Zinc is essential for growth, wound healing, a strong immune system, reproduction and sexual maturation, and protects our cells against destructive free radicals. To get good sources of zinc nutrition in your vegetarian diet add nuts and seeds (such as pumpkin, flax, tahini, cashews, sunflower seeds, pecans, almonds, and walnuts), grains (such as wheat germ, quinoa, millet, brown rice, and oatmeal, whole wheat and white breads), peas, potato with skin, avocado, adzuki beans, baked beans, garbanzo beans or hummus, Tempeh, Miso, legumes, lentils and peanut butter.

The more variety of fruits, vegetables, beans, legumes, grains, and nuts and seeds that you incorporate into your daily vegetarian diet, the better your chances are for gaining a good variety of the healthy nutrition you need for optimum health and well-being. It is very important to educate yourself about the healthy nutrition our bodies need for certain heath benefits and function, especially when you’re moving to a vegetarian diet.
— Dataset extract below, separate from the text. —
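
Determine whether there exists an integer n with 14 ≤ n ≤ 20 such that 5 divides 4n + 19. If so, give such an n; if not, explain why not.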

It’s also great to know that for those who are making the transition away from meat and towards a vegetarian diet that there are many meat substitutions available as vegetarian foods. In our home, we occasionally enjoy vegetarian foods such as bacon, chicken, corn dogs, hot dogs, and burgers that are made from veggie and soy proteins. You can find some vegetarian foods, such as veggie lunch meats, cheeses and tofu in the produce section or natural foods section while other products can be found in the frozen foods section. However, I only use these vegetarian foods occasionally and resort more to using beans and fresh vegetables as my meat substitutions.

Gain support from others who are vegetarian. I have a friend who really helped me go from a starving salad eater attempting to be vegetarian, to a healthy vegetarian eating a variety of vegetarian meals. Those who have already achieved being a healthy vegetarian can help you understand what else you can do to diversify your diet and to overcome any challenging areas you may have in making vegetarian meals. Books and online groups are another great way to gain information and support to be a healthy vegetarian.

Don’t feel that you have to be a perfect vegetarian instantly. I call myself a practicing vegetarian, because I’ve made many small steps to get this far. I figure that each thing I do to improve my eating habits makes me that much more of a healthy vegetarian. However, taking on too many vegetarian diet changes all at once can be quite overwhelming in many ways. So keep your changes simple and manageable with each step you take.

I must say that the benefits of being vegetarian have been very well worth all the changes and the learning curves that I have encountered. May you become a happy and healthy vegetarian as well!